AMD has released FSR 2.0’s source code on GPUOpen, available for anyone to download and use — part of its commitment to making FSR fully open-source. The download contains all the necessary APIs and libraries for integrating the upscaling algorithm into DirectX 12 and Vulkan-based titles, along with a quick start checklist. AMD says DirectX 11 support needs to be discussed with AMD representatives, which suggests DirectX 11 is either not officially supported or is more difficult to implement.
Implementing FSR 2.0 will apparently take developers anywhere from under three days to four weeks (or more), depending on features supported within the game engine. FSR 2.0 uses temporal upscaling, which requires additional data inputs from motion vectors, depth buffers, and color buffers to generate a quality image. Games will need to add these structures to their engine if they’re not already available.
Games that already support 2.0 versions of DLSS will be the easiest to integrate, typically requiring less than three days of development, according to AMD. Next up are UE4 and UE5 titles with the new FSR 2.0 plugin. Games with support for decoupled display and render resolution are in the middle of AMD’s “development timeline,” which includes most games with temporal anti-aliasing (TAA) support. Finally, games with none of FSR 2.0’s required inputs will take four weeks or longer.
Game developers will need to implement FSR 2.0 right in the middle of the frame rendering pipeline, because it fully replaces the duties of temporal anti-aliasing. This will require any post-processing effects that need anti-aliasing to be handled later in the pipeline after FSR 2.0 upscaling takes effect.
At the beginning of the pipeline you have rendered and pre-upscale plus post-processing effects that don’t require anti-aliasing. Directly in the middle is where FSR 2.0 upscaling takes place, then afterward post-upscale and anti-aliased post-processing effects are handled. Finally, HUD rendering takes place after everything else is completed.
AMD Says Machine Learning Is Overrated
Perhaps the most controversial aspect of AMD’s GPUOpen article is its view on machine learning. AMD says machine learning is not a prerequisite to achieving good image quality and is often times only used to combine previous frames to generate the upscaled image and that is it. This means there’s no AI algorithm for actually recognizing shapes or objects within a scene, which is what we would expect from an “AI upscaler.”
This statement is a direct attack on Nvidia’s Deep Learning Super Sampling (DLSS) technology, as well as Intel’s upcoming XeSS upscaling algorithm — both of which are AI upscaled. Nvidia specifically has boasted greatly about DLSS’ AI requirements, suggesting it’s a necessity to generate native-like image quality.
However, we can’t back up AMD’s statement that machine learning is only used for combining previous frame data and not for objects in the actual scene. Nvidia has stated that the AI training for DLSS takes lower and higher resolution images, and then all of that gets combined with the depth buffers and motion vectors with DLSS 2.0 and later. Stating exactly what the weighted AI network does and doesn’t do isn’t really possible with most machine learning algorithms.

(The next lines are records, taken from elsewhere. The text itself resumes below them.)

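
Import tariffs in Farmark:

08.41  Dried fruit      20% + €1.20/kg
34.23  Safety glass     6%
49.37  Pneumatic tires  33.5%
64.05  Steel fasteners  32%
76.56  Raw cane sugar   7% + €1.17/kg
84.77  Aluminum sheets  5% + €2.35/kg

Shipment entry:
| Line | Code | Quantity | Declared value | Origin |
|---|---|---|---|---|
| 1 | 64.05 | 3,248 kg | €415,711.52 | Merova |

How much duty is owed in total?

Line 1 (64.05, Merova, 3,248 kg, €415,711.52):
Base rate for 64.05 is 32%.
Duty = €415,711.52 × 32% = €133,027.69.

€133,027.69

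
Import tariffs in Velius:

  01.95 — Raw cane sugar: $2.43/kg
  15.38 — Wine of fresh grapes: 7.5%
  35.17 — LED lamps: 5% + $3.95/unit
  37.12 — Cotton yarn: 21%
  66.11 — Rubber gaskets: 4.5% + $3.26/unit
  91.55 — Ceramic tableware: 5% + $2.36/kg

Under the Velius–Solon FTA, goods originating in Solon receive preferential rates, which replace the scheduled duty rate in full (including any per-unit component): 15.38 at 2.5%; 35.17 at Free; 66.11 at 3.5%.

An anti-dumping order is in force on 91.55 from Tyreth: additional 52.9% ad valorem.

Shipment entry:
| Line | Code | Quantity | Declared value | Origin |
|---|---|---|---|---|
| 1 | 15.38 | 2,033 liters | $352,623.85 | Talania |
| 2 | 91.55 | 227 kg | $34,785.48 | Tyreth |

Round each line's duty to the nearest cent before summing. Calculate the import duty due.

Line 1 (15.38, Talania, 2,033 liters, $352,623.85):
Base rate for 15.38 is 7.5%.
15.38 has an FTA preferential rate, but origin Talania is not Solon; base rate stands.
Duty = $352,623.85 × 7.5% = $26,446.79.
Line 2 (91.55, Tyreth, 227 kg, $34,785.48):
Base rate for 91.55 is 5% + $2.36/kg.
Additional duty on 91.55 from Tyreth: +52.9%. Applied ad valorem rate: 5% + 52.9% = 57.9%.
Duty = $34,785.48 × 57.9% + 227 × $2.36 = $20,676.51.
Total = $26,446.79 + $20,676.51 = $47,123.30.

$47,123.30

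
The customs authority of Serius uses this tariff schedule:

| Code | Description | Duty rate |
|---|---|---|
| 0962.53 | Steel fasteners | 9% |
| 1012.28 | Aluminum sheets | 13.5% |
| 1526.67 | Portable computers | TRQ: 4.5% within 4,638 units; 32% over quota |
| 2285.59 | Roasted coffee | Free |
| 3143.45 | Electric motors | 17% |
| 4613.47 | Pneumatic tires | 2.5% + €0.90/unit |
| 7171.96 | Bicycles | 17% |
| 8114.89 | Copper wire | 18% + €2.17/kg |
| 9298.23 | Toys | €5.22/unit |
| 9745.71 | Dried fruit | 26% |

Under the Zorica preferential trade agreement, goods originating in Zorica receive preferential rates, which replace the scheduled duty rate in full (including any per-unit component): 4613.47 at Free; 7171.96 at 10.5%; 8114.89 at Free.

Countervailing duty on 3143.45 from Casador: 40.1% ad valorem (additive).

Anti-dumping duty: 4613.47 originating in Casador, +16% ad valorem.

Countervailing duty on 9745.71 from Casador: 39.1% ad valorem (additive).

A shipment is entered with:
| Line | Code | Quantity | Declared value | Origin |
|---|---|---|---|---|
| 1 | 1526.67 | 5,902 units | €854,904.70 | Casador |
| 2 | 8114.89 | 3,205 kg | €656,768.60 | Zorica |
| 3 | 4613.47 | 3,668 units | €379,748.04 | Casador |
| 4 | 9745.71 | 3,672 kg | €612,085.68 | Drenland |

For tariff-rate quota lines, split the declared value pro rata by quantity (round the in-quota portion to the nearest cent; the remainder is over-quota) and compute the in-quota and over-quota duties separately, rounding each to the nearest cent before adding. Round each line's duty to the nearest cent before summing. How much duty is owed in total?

Line 1 (1526.67, Casador, 5,902 units, €854,904.70):
Code 1526.67 is under a tariff-rate quota (threshold 4,638 units). In-quota: 4,638 units at 4.5%; over-quota: 1,264 units at 32%.
Pro-rata value split: in-quota = €854,904.70 × 4,638/5,902 = €671,814.30; over-quota = €854,904.70 − €671,814.30 = €183,090.40.
In-quota duty = €671,814.30 × 4.5% = €30,231.64. Over-quota duty = €183,090.40 × 32% = €58,588.93.
Line duty = €30,231.64 + €58,588.93 = €88,820.57.
Line 2 (8114.89, Zorica, 3,205 kg, €656,768.60):
Base rate for 8114.89 is 18% + €2.17/kg.
Origin Zorica qualifies under the Serius–Zorica agreement and 8114.89 is covered: preferential rate Free applies instead.
Duty = €656,768.60 × 0% = €0.00.
Line 3 (4613.47, Casador, 3,668 units, €379,748.04):
Base rate for 4613.47 is 2.5% + €0.90/unit.
4613.47 has an FTA preferential rate, but origin Casador is not Zorica; base rate stands.
Additional duty on 4613.47 from Casador: +16%. Applied ad valorem rate: 2.5% + 16% = 18.5%.
Duty = €379,748.04 × 18.5% + 3,668 × €0.90 = €73,554.59.
Line 4 (9745.71, Drenland, 3,672 kg, €612,085.68):
Base rate for 9745.71 is 26%.
The additional-duty order on 9745.71 targets Casador, not Drenland; it does not apply.
Duty = €612,085.68 × 26% = €159,142.28.
Total = €88,820.57 + €0.00 + €73,554.59 + €159,142.28 = €321,517.44.

€321,517.44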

Regardless, AMD has demonstrated with FSR 2.0 that you do not need machine learning hardware (ie Nvidia’s Tensor cores or Intel’s upcoming Matrix Engines) to generate native-like image quality. FSR 2.0 has proven itself to be nearly as good as DLSS 2.x in tests we have conducted in both God of War and Deathloop, and more importantly it’s able to run on everything from current generation RX 6000- and RTX 30-series GPUs down to cards like the GTX 970 that launched clear back in 2014.
Even if we give Nvidia’s DLSS a slight edge in image quality, restricting it to RTX cards makes it potentially far less useful for gamers. Going forward, any game that supports DLSS 2.x or FSR 2.0 will hopefully also support the other upscaling solution, providing all users access to one or the other feature.